Los espléndidos futbolistas que ahora levantan copas mundiales y continentales no pasaban de los quince años al final del siglo pasado y se formaban en colegios, pequeños clubes, asociaciones o filiales de las grandes canteras. Iban a entrenar con sus padres, profesores y monitores, o caminaban solos un largo trecho para desafiar el invierno. Hoy, se llaman Iker, Xavi, Iniesta, Ramos, Mata, Cazorla… y encarnan nuestro orgullo.
El fútbol halla sus raíces en la humildad de lo cotidiano, en la naturalidad de un sueño por cumplir. Y es ahí, en esas calles de la sencillez, donde habitan los directivos del modelo, personas que madrugan en lo suyo para dedicarle tiempo al fútbol formativo, capaces de organizar en torno a las eficacísimas federaciones territoriales más de veinticinco mil partidos cada semana, más un millón cada temporada.

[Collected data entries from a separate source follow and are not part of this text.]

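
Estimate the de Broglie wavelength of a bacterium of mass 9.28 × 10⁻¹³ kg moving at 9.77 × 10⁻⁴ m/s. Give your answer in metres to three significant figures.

p = mv = 9.28 × 10⁻¹³ × 9.77 × 10⁻⁴ = 9.067 × 10⁻¹⁶ kg·m/s.
λ = h/p = 6.626 × 10⁻³⁴ / 9.067 × 10⁻¹⁶ = 7.31 × 10⁻¹⁹ m.

λ = 7.31 × 10⁻¹⁹ m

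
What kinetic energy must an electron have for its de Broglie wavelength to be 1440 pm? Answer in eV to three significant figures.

KE = 0.725 eV

p = h/λ = 6.626 × 10⁻³⁴ / 1.440 × 10⁻⁹ = 4.601 × 10⁻²⁵ kg·m/s.
KE = p²/(2m) = (4.601 × 10⁻²⁵)² / (2 × 9.109 × 10⁻³¹) = 1.162 × 10⁻¹⁹ J = 0.725 eV.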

Necesitamos reconocer a los directivos, modestos y modélicos, que sostienen nuestro fútbol. Los chicos de doce años serán las estrellas del Mundial 2022 o del 2026. Reflexionemos. ¿Quién cuidaría hoy de ellos sino estos ejemplares y anónimos profesionales de la generosidad, la planificación, el esfuerzo y el amor por el balompié?
Sus fotos apenas salen en los medios, disfrutan menos horas de vida con sus familias, corren con esos gastos menudos, que juntos hacen un pico, y disfrutan de su filantropía. Es el peldaño en el que el fútbol se encuentra con una cierta vocación de sacerdocio, de servicio a los demás.
Una sociedad agria y descarnada como la nuestra hace que estos gestos y conductas adquieran un valor significativo. Necesitamos mucho a estas personas que basan su vida en unos principios dignos de admiración.